Cybersecurity challenges are increasing, and people are getting harder to find. Here’s how to build a solid team.
The adage is true: Good people are hard to find, especially in the cybersecurity space. As threats mount and become more sophisticated, it is more important than ever to build cohesive, forward-thinking cybersecurity teams that can think strategically and excel operationally. Unfortunately, there are not that many seasoned cybersecurity pros to go around.
Those that do exist are in high demand. The Enterprise Strategy Group and the Information Systems Security Association surveyed 343 cybersecurity professionals around the world in 2017. Half of them received solicitations for other cybersecurity jobs at least once each week.
70% of these cybersecurity pros said that the skills shortage had affected their organization, forcing their company to recruit junior employees instead of more experienced people. It also hindered their ability to plan longer-term cybersecurity strategies, forcing them instead to focus on high-priority security events.
Faced with this cybersecurity skills crunch, how can organizations attract, recruit and retain top cybersecurity talent to build the perfect team? Changing recruitment practices to suit the market can help to attract and identify new people.
Relax outdated requirements
Focusing on fewer certifications can broaden the pool of potential candidates without sacrificing quality. Many companies may demand a slew of cybersecurity certifications before they will consider a candidate. The ESG survey found that the (ISC)2 Certified Information Systems Security Professional (CISSP) certification is the most popular among cybersecurity pros, with 52% having earned it according to the ESG research. Fewer than one in five professionals attained the next most popular certification.
The same goes for bachelor’s degrees. With an increasing number of expert security professionals coming from non-traditional, self-taught backgrounds, university degrees may be an outmoded concept in a skill-constrained market. Looking outside traditional university graduate groups might surface some promising candidates.
Don’t just stop at non-university graduates when looking outside traditionally-targeted groups for cybersecurity skills. Cast the net wider by actively encouraging applications from underrepresented groups such as women, people of colour, and those from untraditional socioeconomic backgrounds.
Look beyond traditional candidates
How can you target those groups? Instead of waiting for them to find you, you may have to go and find them. Go beyond the traditional job boards and recruitment outsourcing channels. Seek out cybersecurity groups that meet both physically and online to find potential candidates.
This kind of active outreach helps companies find those promising candidates that others miss. A strong social media presence can help here, but that means more than simply having your own Twitter account. It means taking time to find and participate in those cybersecurity forums where talent collects. That is a time-intensive process.

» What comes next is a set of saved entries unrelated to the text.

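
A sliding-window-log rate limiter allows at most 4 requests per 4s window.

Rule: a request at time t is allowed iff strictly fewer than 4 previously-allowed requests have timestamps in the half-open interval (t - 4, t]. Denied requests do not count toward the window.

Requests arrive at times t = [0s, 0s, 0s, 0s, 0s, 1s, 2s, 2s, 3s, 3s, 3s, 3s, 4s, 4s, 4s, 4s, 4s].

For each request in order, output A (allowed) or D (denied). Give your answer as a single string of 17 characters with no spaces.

Answer: AAAADDDDDDDDAAAAD

Derivation:
Tracking allowed requests in the window:
  req#1 t=0s: ALLOW
  req#2 t=0s: ALLOW
  req#3 t=0s: ALLOW
  req#4 t=0s: ALLOW
  req#5 t=0s: DENY
  req#6 t=1s: DENY
  req#7 t=2s: DENY
  req#8 t=2s: DENY
  req#9 t=3s: DENY
  req#10 t=3s: DENY
  req#11 t=3s: DENY
  req#12 t=3s: DENY
  req#13 t=4s: ALLOW
  req#14 t=4s: ALLOW
  req#15 t=4s: ALLOW
  req#16 t=4s: ALLOW
  req#17 t=4s: DENY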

A focus on diversity can also help to retain and develop cybersecurity staff internally. By creating a welcome atmosphere that mentors and encourages staff from all backgrounds, businesses can hang onto cybersecurity employees and increase their value over time. Today’s SoC analyst could be tomorrow’s cloud security specialist, given enough internal training and encouragement.
Innovate to attract
For many cybersecurity pros, a positive work environment goes beyond one that is welcoming and collaborative. It also involves one that is fun and stimulating to work in. Attract the right kind of professional by highlighting exciting projects and technologies within your cybersecurity operation.
Are you creating an internal pen testing team, or even engaging in red/blue team exercises? Do you encourage your cybersecurity professionals to contribute to open source projects in this space? Are you folding security into a DevOps software development initiative? These are all projects that might excite cybersecurity pros and encourage them to choose your company over another.
Make no mistake: Recruiting cybersecurity skills is an uphill battle. But being creative and flexible in your approach, and by encouraging a culture of innovation and experimentation, you will put yourself ahead of the pack in the race to find the right people.
Supercharge your cybersecurity recruitment and retention in these ways:
Relax requirements around certification and qualifications.
Look further than the traditional cybersecurity talent pool for skills.
Invest time in training. It may be easier to find someone with the right aptitude and spend a few months helping them develop specific skills.
Create a welcoming environment to retain and foster skills internally.